Long-Term Investing in a Shifting Landscape

The second quarter of 2024 provided the clearest signals yet that the Fed’s interest rate hiking cycle is having its intended effect. Consumer demand downshifted, housing slowed, and corporate loan defaults increased. These moves were all a reverse of the surprisingly strong economic data released in the first quarter. In addition, the unemployment rate rose to 4.1%, up from a low of 3.4%. This higher rate, along with a rise in continuing unemployment claims and lower quit rates, marks a departure from the strong employment trends of most of the past three years.

Meanwhile, inflation continued to cool, albeit slowly. The Fed’s favored measure, the personal consumption expenditures index (PCE), eased from 2.7% to 2.6% year-over-year, while the core component moved from 2.8% to 2.6%.

With the target rate still well above inflation, investors should see further slowing in consumer spending, inflation, and employment—coupled with rising corporate credit stress.

The Fed held interest rates at 5.25-5.5% during the quarter. Fed Chairman Jerome Powell said at his most recent press conference that he expects inflation and economic activity to slow and be supportive of the Fed lowering interest rates by the end of 2024. Longer-term treasuries were range-bound, with the 10-year yield moving between 4.2 and 4.7% and ending the second quarter at 4.4%.
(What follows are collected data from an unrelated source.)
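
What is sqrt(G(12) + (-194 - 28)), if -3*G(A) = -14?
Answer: 2*I*sqrt(489)/3 ≈ 14.742*I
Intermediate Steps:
G(A) = 14/3 (G(A) = -1/3*(-14) = 14/3)
sqrt(G(12) + (-194 - 28)) = sqrt(14/3 + (-194 - 28)) = sqrt(14/3 - 222) = sqrt(-652/3) = 2*I*sqrt(489)/3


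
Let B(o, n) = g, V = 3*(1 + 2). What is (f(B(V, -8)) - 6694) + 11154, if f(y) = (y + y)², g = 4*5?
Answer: 6060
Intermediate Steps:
g = 20
V = 9 (V = 3*3 = 9)
B(o, n) = 20
f(y) = 4*y² (f(y) = (2*y)² = 4*y²)
(f(B(V, -8)) - 6694) + 11154 = (4*20² - 6694) + 11154 = (4*400 - 6694) + 11154 = (1600 - 6694) + 11154 = -5094 + 11154 = 6060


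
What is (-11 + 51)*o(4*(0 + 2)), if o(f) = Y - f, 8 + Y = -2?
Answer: -720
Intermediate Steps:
Y = -10 (Y = -8 - 2 = -10)
o(f) = -10 - f
(-11 + 51)*o(4*(0 + 2)) = (-11 + 51)*(-10 - 4*(0 + 2)) = 40*(-10 - 4*2) = 40*(-10 - 1*8) = 40*(-10 - 8) = 40*(-18) = -720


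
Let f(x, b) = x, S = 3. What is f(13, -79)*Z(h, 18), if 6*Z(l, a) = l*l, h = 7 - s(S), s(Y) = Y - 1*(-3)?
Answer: 13/6 ≈ 2.1667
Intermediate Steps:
s(Y) = 3 + Y (s(Y) = Y + 3 = 3 + Y)
h = 1 (h = 7 - (3 + 3) = 7 - 1*6 = 7 - 6 = 1)
Z(l, a) = l**2/6 (Z(l, a) = (l*l)/6 = l**2/6)
f(13, -79)*Z(h, 18) = 13*((1/6)*1**2) = 13*((1/6)*1) = 13*(1/6) = 13/6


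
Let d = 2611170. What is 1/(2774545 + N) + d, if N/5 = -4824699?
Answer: 55745737771499/21348950 ≈ 2.6112e+6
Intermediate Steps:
N = -24123495 (N = 5*(-4824699) = -24123495)
1/(2774545 + N) + d = 1/(2774545 - 24123495) + 2611170 = 1/(-21348950) + 2611170 = -1/21348950 + 2611170 = 55745737771499/21348950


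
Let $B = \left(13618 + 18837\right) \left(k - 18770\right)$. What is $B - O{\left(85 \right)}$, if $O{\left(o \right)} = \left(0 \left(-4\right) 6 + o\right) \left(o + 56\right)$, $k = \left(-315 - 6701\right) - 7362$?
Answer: $-1075830325$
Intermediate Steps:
$k = -14378$ ($k = -7016 - 7362 = -14378$)
$O{\left(o \right)} = o \left(56 + o\right)$ ($O{\left(o \right)} = \left(0 \cdot 6 + o\right) \left(56 + o\right) = \left(0 + o\right) \left(56 + o\right) = o \left(56 + o\right)$)
$B = -1075818340$ ($B = \left(13618 + 18837\right) \left(-14378 - 18770\right) = 32455 \left(-33148\right) = -1075818340$)
$B - O{\left(85 \right)} = -1075818340 - 85 \left(56 + 85\right) = -1075818340 - 85 \cdot 141 = -1075818340 - 11985 = -1075830325$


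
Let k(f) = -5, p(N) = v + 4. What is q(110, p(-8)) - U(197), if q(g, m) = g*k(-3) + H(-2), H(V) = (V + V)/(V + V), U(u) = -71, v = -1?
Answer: -478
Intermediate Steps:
H(V) = 1 (H(V) = (2*V)/((2*V)) = (2*V)*(1/(2*V)) = 1)
p(N) = 3 (p(N) = -1 + 4 = 3)
q(g, m) = 1 - 5*g (q(g, m) = g*(-5) + 1 = -5*g + 1 = 1 - 5*g)
q(110, p(-8)) - U(197) = (1 - 5*110) - 1*(-71) = (1 - 550) + 71 = -549 + 71 = -478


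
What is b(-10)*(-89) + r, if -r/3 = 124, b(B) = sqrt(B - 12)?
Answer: -372 - 89*I*sqrt(22) ≈ -372.0 - 417.45*I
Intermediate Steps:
b(B) = sqrt(-12 + B)
r = -372 (r = -3*124 = -372)
b(-10)*(-89) + r = sqrt(-12 - 10)*(-89) - 372 = sqrt(-22)*(-89) - 372 = (I*sqrt(22))*(-89) - 372 = -89*I*sqrt(22) - 372 = -372 - 89*I*sqrt(22)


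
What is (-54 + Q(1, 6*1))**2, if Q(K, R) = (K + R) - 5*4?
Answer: 4489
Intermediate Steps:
Q(K, R) = -20 + K + R (Q(K, R) = (K + R) - 20 = -20 + K + R)
(-54 + Q(1, 6*1))**2 = (-54 + (-20 + 1 + 6*1))**2 = (-54 + (-20 + 1 + 6))**2 = (-54 - 13)**2 = (-67)**2 = 4489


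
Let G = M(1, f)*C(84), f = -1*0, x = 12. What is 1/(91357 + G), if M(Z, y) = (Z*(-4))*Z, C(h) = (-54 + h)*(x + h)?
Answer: 1/79837 ≈ 1.2526e-5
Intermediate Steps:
f = 0
C(h) = (-54 + h)*(12 + h)
M(Z, y) = -4*Z**2 (M(Z, y) = (-4*Z)*Z = -4*Z**2)
G = -11520 (G = (-4*1**2)*(-648 + 84**2 - 42*84) = (-4*1)*(-648 + 7056 - 3528) = -4*2880 = -11520)
1/(91357 + G) = 1/(91357 - 11520) = 1/79837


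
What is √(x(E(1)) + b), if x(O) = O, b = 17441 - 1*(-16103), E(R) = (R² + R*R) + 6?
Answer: 12*√233 ≈ 183.17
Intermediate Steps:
E(R) = 6 + 2*R² (E(R) = (R² + R²) + 6 = 2*R² + 6 = 6 + 2*R²)
b = 33544 (b = 17441 + 16103 = 33544)
√(x(E(1)) + b) = √((6 + 2*1²) + 33544) = √((6 + 2*1) + 33544) = √((6 + 2) + 33544) = √(8 + 33544) = √33552 = 12*√233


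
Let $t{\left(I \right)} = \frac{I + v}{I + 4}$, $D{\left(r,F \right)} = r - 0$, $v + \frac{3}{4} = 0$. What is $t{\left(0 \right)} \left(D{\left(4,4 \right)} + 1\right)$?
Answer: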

Fixed income total returns were steady during the quarter, with the Bloomberg Aggregate Bond index rising 0.8%, indicating that investors simply earned their coupon rates. The spread between Treasuries and other sectors like corporate bonds, mortgages, and commercial mortgage-backed securities had minimal impact on total returns. Municipal bond yields, however, rose more than Treasuries, reversing some of the strong performance they have experienced during the Fed’s hiking cycle.

At present, the market is pricing in the potential for two Fed rate cuts by year end, though incoming data will always influence those expectations. With the target rate still well above inflation, investors should see further slowing in consumer spending, inflation, and employment—coupled with rising corporate credit stress.

While the slowing economy is important, investors’ attention will also turn to the US elections and their potential market impacts. Neither the current nor former president has been a fiscal conservative, as each drove up the Federal debt by $7- 8 trillion during his administration, but perceived policy differences are sure to drive speculation regarding deficits, debt, economic growth, inflation, and long-term Fed policy. Bond market volatility could rise substantially as investors fret about the uncertainty.

While potential impacts from elections and other matters catch our attention, at Riverbridge our clients know we will continue to invest for the long-term, which means staying focused on things we can manage.  For fixed income investors, this means identifying value by choosing the most attractive relative yields and appropriate duration, along with a judicious approach to credit selection.

Information in this newsletter is not intended to be used as investment advice. Mention of companies/stocks herein is for illustrative purposes only and should not be interpreted as investment advice or recommended securities. The securities identified do not represent all of the securities purchased, sold or recommended and the reader should not assume that any listed security was or will be profitable. Past performance is not indicative of future results.